Elite Season 6: What Did Isadora Use to Chemically Castrate Hugo and Take Revenge in The Netflix Series?
On November 18, 2022, the installment of the Netflix series Elite Season 6 was released. In it, not only new characters such as Nico, played by the transgender actor Ander Puig, were seen, but also what happened after the end of the fifth edition. Let’s remember that in the last episode of Elite, season 5, titled ‘Your Side of The
World and Mine‘, Isadora (who was given life by Valentina Zenere) assists the police to file a complaint against her attackers: Hugo, Álex and Javier, who are students of the Las Encinas school.
Elite Season 6: What Happened to Isadora In The New Season Of The Netflix Series?
Throughout season 6, Isadora seeks justice because the three young men who assaulted her are still free, and she creates a revenge plan. In the sixth episode, named ‘Tina’, Isadora goes to Nico to ask him to get her a “prescription” medicine; however, she does not delve into more details. When the young man realizes the girl’s plan, she tells him that he will not help her.
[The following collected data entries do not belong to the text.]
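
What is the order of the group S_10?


|S_n| = n! (number of permutations of n symbols)
|S_10| = 10! = 3628800

|S_10| = 3628800


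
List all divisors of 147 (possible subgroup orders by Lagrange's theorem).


Lagrange's theorem: |H| divides |G|
|G| = 147
Divisors of 147: 1, 3, 7, 21, 49, 147

Possible subgroup orders: {1, 3, 7, 21, 49, 147}


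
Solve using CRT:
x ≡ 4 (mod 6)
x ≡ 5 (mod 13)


m₁ = 6, m₂ = 13, gcd = 1, so CRT applies. M = m₁·m₂ = 78
Let M₁ = M/m₁ = 13, M₂ = M/m₂ = 6
Find y₁ ≡ M₁⁻¹ (mod m₁): 13⁻¹ ≡ 1 (mod 6)
Find y₂ ≡ M₂⁻¹ (mod m₂): 6⁻¹ ≡ 11 (mod 13)
x = a₁·M₁·y₁ + a₂·M₂·y₂ = 4·13·1 + 5·6·11 = 382
Reduce mod 78: x ≡ 70
Check: 70 mod 6 = 4 ✓, 70 mod 13 = 5 ✓

x ≡ 70 (mod 78)


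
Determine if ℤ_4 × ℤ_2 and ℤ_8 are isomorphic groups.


Comparing ℤ_4 × ℤ_2 and ℤ_8:
gcd(4,2) = 2 ≠ 1. Max element order in ℤ_4×ℤ_2 is lcm(4,2) = 4 < 8, so it has no element of order 8

No, ℤ_4 × ℤ_2 ≇ ℤ_8


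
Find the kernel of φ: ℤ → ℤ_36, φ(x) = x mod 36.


Kernel = preimage of identity
ker(φ) = {x ∈ ℤ : x ≡ 0 (mod 36)} = 36ℤ = {0, ±36, ±72, ...}

ker(φ) = 36ℤ


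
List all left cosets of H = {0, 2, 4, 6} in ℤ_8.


H = {0, 2, 4, 6}, |H| = 4
Number of cosets = |G|/|H| = 8/4 = 2
0 + H = {0, 2, 4, 6}
1 + H = {1, 3, 5, 7}

Cosets: 0+H={0,2,4,6}; 1+H={1,3,5,7}


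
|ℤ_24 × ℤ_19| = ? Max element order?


|ℤ_24 × ℤ_19| = 24 × 19 = 456
Max element order = lcm(24,19) = 456
Cyclic? Yes (gcd=1)

|ℤ_24×ℤ_19| = 456, max element order = 456


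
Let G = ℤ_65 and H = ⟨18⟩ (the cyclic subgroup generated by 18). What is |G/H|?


|⟨18⟩| = n / gcd(18, 65) = 65 / 1 = 65
H is normal (ℤ_65 is abelian).
|G/H| = |G| / |H| = 65 / 65 = 1

|G/H| = 1


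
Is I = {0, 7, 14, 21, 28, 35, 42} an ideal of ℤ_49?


Check ideal conditions for I = {0, 7, 14, 21, 28, 35, 42} in ℤ_49:
(1) I is an additive subgroup? Yes
(2) For r ∈ ℤ_49 and a ∈ I: r·a ∈ I? Yes

Yes, I is an ideal of ℤ_49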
She manages to convince him and receives the drug with which she performs a chemical castration on Hugo, one of her abusers, this is how she explains it to Dídac (Álvaro de Juan):
“A savagery is what he did to me and I want to make sure he doesn’t do it again to any other woman.”
Elite Season 6: What Did Isadora Use to Chemically Castrate Her Attacker?
Although in the episode, it is shown that the girl exchanged the medicine that Hugo injects after taking a shower, it is not mentioned which drug he used to achieve his revenge. Chemical castration, approved in some countries such as South Korea or Poland as a punishment against abusers, is intended to reduce sexual activity and libido through drugs that lower testosterone levels.
In an article published by the National Center for Biotechnology Information in the ‘National Library of Medicine’ on January 29, 2013, some of the drugs that have been used for this procedure are mentioned: diethylstilbestrol, medroxyprogesterone acetate, and cyproterone acetate. It should be remembered that in the episode in which Isadora exchanges the vials, it can be seen that the boy does not have any difficulties in injecting himself with the medicine that the young woman placed.
According to the Spanish Association of Pediatrics, in a section focused on medroxyprogesterone acetate, it is indicated that it can be administered intramuscularly. This could mean that the chemical Isadora is used as medroxyprogesterone acetate.